The launch of IPOs is usually a sign of market confidence, as their numbers rise in an up market and decline in a down market, as the stock market data confirms. For instance, 2021, when IPOs reached the highest reading, was an up year for the overall market, while 2008 was a down year.
This IPO launching pattern reflects two factors. One is the method used by underwriters, investment banking companies that help companies go public, to set the price of an IPO. It’s called relative valuation, as it uses financial ratios, such as price-to-earnings, price-to-sales, and price-to-book value, of similar companies to determine the value of the target company.
During up markets, these ratios usually rise, resulting in a high price for the target IPO, rewarding handsomely the venture capitalists that invested funds in the company early on in exchange for shares.

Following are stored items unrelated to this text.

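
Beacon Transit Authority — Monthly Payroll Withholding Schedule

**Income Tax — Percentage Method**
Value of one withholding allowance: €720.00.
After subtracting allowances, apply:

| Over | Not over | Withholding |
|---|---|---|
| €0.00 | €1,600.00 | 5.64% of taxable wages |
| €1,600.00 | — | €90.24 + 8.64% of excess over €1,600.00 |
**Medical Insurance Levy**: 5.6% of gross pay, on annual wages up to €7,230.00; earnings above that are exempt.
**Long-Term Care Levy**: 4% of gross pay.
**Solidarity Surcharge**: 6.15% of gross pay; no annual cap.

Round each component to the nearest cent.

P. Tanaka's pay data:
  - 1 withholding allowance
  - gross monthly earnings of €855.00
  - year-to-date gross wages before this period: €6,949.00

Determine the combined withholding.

€110.13

Income Tax: taxable = €855.00 − 1×€720.00 = €135.00
  5.64% × €135.00 = €7.61
Medical Insurance Levy: cap €7,230.00 − YTD €6,949.00 = €281.00 subject; 5.6% × €281.00 = €15.74
Long-Term Care Levy: 4% × €855.00 = €34.20
Solidarity Surcharge: 6.15% × €855.00 = €52.58
Total: €7.61 + €15.74 + €34.20 + €52.58 = €110.13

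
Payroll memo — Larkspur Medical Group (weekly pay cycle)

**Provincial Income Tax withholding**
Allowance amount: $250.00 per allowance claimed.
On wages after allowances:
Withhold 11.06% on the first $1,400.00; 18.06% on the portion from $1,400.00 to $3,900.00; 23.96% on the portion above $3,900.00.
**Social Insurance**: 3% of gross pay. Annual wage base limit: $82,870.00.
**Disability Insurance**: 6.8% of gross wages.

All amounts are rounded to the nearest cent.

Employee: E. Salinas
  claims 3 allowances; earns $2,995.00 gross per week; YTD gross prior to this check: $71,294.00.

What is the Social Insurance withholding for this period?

Social Insurance: 3% × $2,995.00 = $89.85

$89.85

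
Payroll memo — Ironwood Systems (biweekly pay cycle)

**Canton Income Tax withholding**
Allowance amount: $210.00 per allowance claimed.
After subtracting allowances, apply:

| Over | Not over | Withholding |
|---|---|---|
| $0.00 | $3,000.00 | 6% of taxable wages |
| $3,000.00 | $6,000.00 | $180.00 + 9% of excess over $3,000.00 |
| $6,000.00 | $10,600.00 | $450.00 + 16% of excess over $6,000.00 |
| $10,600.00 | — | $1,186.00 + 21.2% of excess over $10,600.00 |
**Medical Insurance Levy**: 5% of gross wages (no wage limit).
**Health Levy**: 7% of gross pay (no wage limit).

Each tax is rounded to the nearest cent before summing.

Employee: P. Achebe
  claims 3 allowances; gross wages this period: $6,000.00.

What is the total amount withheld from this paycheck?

$1,113.30

Canton Income Tax: taxable = $6,000.00 − 3×$210.00 = $5,370.00
  $180.00 + 9% × ($5,370.00 − $3,000.00) = $180.00 + 9% × $2,370.00 = $393.30
Medical Insurance Levy: 5% × $6,000.00 = $300.00
Health Levy: 7% × $6,000.00 = $420.00
Total: $393.30 + $300.00 + $420.00 = $1,113.30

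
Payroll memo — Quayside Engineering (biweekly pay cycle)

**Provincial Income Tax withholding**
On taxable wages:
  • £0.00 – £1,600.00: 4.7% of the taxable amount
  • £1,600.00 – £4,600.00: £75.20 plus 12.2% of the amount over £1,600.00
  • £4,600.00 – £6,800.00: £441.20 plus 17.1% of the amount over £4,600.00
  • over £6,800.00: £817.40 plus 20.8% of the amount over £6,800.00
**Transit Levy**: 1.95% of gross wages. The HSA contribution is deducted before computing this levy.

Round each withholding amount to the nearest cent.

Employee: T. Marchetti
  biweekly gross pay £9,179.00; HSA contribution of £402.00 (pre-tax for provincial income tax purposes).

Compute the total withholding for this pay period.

£1,399.77

Provincial Income Tax: taxable = £9,179.00 − £402.00 = £8,777.00
  £817.40 + 20.8% × (£8,777.00 − £6,800.00) = £817.40 + 20.8% × £1,977.00 = £1,228.62
Transit Levy: 1.95% × £8,777.00 = £171.15
Total: £1,228.62 + £171.15 = £1,399.77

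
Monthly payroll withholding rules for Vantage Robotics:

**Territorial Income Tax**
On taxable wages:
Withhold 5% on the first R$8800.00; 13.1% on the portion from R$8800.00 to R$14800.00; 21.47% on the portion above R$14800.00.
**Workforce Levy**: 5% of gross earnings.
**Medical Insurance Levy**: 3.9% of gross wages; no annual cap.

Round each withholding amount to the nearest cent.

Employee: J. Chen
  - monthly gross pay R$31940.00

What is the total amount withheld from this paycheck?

R$7748.62

Territorial Income Tax: taxable = R$31940.00
  R$1226.00 + 21.47% × (R$31940.00 − R$14800.00) = R$1226.00 + 21.47% × R$17140.00 = R$4905.96
Workforce Levy: 5% × R$31940.00 = R$1597.00
Medical Insurance Levy: 3.9% × R$31940.00 = R$1245.66
Total: R$4905.96 + R$1597.00 + R$1245.66 = R$7748.62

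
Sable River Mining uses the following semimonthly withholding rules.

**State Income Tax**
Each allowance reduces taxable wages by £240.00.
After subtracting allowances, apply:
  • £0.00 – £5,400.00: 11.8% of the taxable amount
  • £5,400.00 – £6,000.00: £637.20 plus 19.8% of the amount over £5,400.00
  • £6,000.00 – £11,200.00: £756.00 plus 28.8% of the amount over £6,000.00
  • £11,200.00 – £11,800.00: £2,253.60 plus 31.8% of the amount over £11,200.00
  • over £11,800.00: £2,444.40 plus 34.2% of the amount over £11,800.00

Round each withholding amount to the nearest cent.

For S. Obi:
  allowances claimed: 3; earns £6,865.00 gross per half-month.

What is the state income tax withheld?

£797.76

State Income Tax: taxable = £6,865.00 − 3×£240.00 = £6,145.00
  £756.00 + 28.8% × (£6,145.00 − £6,000.00) = £756.00 + 28.8% × £145.00 = £797.76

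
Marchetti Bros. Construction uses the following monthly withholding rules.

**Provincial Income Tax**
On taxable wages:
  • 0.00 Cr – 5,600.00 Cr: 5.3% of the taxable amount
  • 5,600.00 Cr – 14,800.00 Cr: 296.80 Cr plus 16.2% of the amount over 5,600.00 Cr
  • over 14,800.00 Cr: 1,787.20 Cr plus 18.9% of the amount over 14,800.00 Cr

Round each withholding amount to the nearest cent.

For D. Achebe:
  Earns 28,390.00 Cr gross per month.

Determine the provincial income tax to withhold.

4,355.71 Cr

Provincial Income Tax: taxable = 28,390.00 Cr
  1,787.20 Cr + 18.9% × (28,390.00 Cr − 14,800.00 Cr) = 1,787.20 Cr + 18.9% × 13,590.00 Cr = 4,355.71 Cr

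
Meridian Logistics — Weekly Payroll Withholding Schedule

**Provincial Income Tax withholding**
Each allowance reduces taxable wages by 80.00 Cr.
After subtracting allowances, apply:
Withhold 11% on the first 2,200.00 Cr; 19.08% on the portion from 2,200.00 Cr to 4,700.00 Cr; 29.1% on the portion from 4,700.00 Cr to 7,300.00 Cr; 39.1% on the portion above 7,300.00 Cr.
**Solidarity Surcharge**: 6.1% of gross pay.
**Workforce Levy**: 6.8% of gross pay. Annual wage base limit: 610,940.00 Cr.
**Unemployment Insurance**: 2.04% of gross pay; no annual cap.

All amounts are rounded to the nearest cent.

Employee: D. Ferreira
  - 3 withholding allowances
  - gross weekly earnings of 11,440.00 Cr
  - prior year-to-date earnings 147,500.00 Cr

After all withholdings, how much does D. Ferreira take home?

6,730.36 Cr

Provincial Income Tax: taxable = 11,440.00 Cr − 3×80.00 Cr = 11,200.00 Cr
  1,475.60 Cr + 39.1% × (11,200.00 Cr − 7,300.00 Cr) = 1,475.60 Cr + 39.1% × 3,900.00 Cr = 3,000.50 Cr
Solidarity Surcharge: 6.1% × 11,440.00 Cr = 697.84 Cr
Workforce Levy: 6.8% × 11,440.00 Cr = 777.92 Cr
Unemployment Insurance: 2.04% × 11,440.00 Cr = 233.38 Cr
Total withheld: 3,000.50 Cr + 697.84 Cr + 777.92 Cr + 233.38 Cr = 4,709.64 Cr
Net pay: 11,440.00 Cr − 4,709.64 Cr = 6,730.36 Cr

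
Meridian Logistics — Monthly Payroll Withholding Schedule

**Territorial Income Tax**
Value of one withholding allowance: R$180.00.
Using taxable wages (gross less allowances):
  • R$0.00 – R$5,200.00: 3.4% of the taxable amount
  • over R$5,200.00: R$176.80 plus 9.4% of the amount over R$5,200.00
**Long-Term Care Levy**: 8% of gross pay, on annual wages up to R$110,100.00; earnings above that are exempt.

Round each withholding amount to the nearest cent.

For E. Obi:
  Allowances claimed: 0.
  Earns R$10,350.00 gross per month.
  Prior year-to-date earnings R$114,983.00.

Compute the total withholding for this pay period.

Territorial Income Tax: taxable = R$10,350.00
  R$176.80 + 9.4% × (R$10,350.00 − R$5,200.00) = R$176.80 + 9.4% × R$5,150.00 = R$660.90
Long-Term Care Levy: YTD R$114,983.00 ≥ cap R$110,100.00 → R$0.00
Total: R$660.90 + R$0.00 = R$660.90

R$660.90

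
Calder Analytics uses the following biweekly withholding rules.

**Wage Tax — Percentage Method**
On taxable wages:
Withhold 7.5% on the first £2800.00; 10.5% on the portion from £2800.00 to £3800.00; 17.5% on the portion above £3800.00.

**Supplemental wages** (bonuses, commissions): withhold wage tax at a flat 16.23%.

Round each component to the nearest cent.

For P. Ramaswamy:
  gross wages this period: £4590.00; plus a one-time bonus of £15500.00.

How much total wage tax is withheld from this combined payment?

£2968.90

Wage Tax: taxable = £4590.00
  £315.00 + 17.5% × (£4590.00 − £3800.00) = £315.00 + 17.5% × £790.00 = £453.25
Supplemental (16.23% flat on bonus): 16.23% × £15500.00 = £2515.65
Total wage tax: £453.25 + £2515.65 = £2968.90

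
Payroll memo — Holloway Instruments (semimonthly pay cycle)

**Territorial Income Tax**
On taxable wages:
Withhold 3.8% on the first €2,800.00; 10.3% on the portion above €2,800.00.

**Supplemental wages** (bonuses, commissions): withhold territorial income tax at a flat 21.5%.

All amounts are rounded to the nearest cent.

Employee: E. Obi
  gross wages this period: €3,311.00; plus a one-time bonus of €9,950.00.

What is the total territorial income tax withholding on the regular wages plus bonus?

Territorial Income Tax: taxable = €3,311.00
  €106.40 + 10.3% × (€3,311.00 − €2,800.00) = €106.40 + 10.3% × €511.00 = €159.03
Supplemental (21.5% flat on bonus): 21.5% × €9,950.00 = €2,139.25
Total territorial income tax: €159.03 + €2,139.25 = €2,298.28

€2,298.28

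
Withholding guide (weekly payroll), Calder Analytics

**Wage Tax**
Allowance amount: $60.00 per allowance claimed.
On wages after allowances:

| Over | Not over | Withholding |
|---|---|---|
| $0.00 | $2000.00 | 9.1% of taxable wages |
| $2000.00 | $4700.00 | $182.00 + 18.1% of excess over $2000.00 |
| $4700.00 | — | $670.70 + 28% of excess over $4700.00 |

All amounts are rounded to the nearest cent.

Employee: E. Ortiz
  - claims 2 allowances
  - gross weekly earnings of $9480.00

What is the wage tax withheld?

$1975.50

Wage Tax: taxable = $9480.00 − 2×$60.00 = $9360.00
  $670.70 + 28% × ($9360.00 − $4700.00) = $670.70 + 28% × $4660.00 = $1975.50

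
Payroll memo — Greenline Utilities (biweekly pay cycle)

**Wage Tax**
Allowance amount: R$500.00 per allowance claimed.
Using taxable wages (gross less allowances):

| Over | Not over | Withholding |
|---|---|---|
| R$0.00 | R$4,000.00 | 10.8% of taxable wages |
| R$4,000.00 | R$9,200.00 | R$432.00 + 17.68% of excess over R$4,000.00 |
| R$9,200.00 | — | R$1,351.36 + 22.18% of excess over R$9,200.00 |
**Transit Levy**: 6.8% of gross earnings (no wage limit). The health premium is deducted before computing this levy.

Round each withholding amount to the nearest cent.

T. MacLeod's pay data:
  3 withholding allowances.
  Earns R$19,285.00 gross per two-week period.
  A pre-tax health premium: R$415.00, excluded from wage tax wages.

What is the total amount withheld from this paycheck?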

The opposite is the case in down markets, when valuations of related companies decline, resulting in a low valuation for the target company.
Another reason that explains the cyclical nature of the IPO market is investor sentiment, which rises and falls together with the overall market. It’s much easier for an underwriter to pitch a new company to investors in up markets when market liquidity is high and investors have a risk appetite, particularly for high-growth, high-risk companies, than in down markets when liquidity dries up and investors become risk-averse.
While a robust IPO market is a sign of market confidence, it also could be a sign of a market top. For instance, the rise in IPOs for the period 2003–07 preceded the market crash of 2008–09, while the peak IPO reading of 2021 preceded the market correction of 2022.
“IPO hopefuls should expedite their readiness plans to capitalize on a potentially more receptive market,” the report says.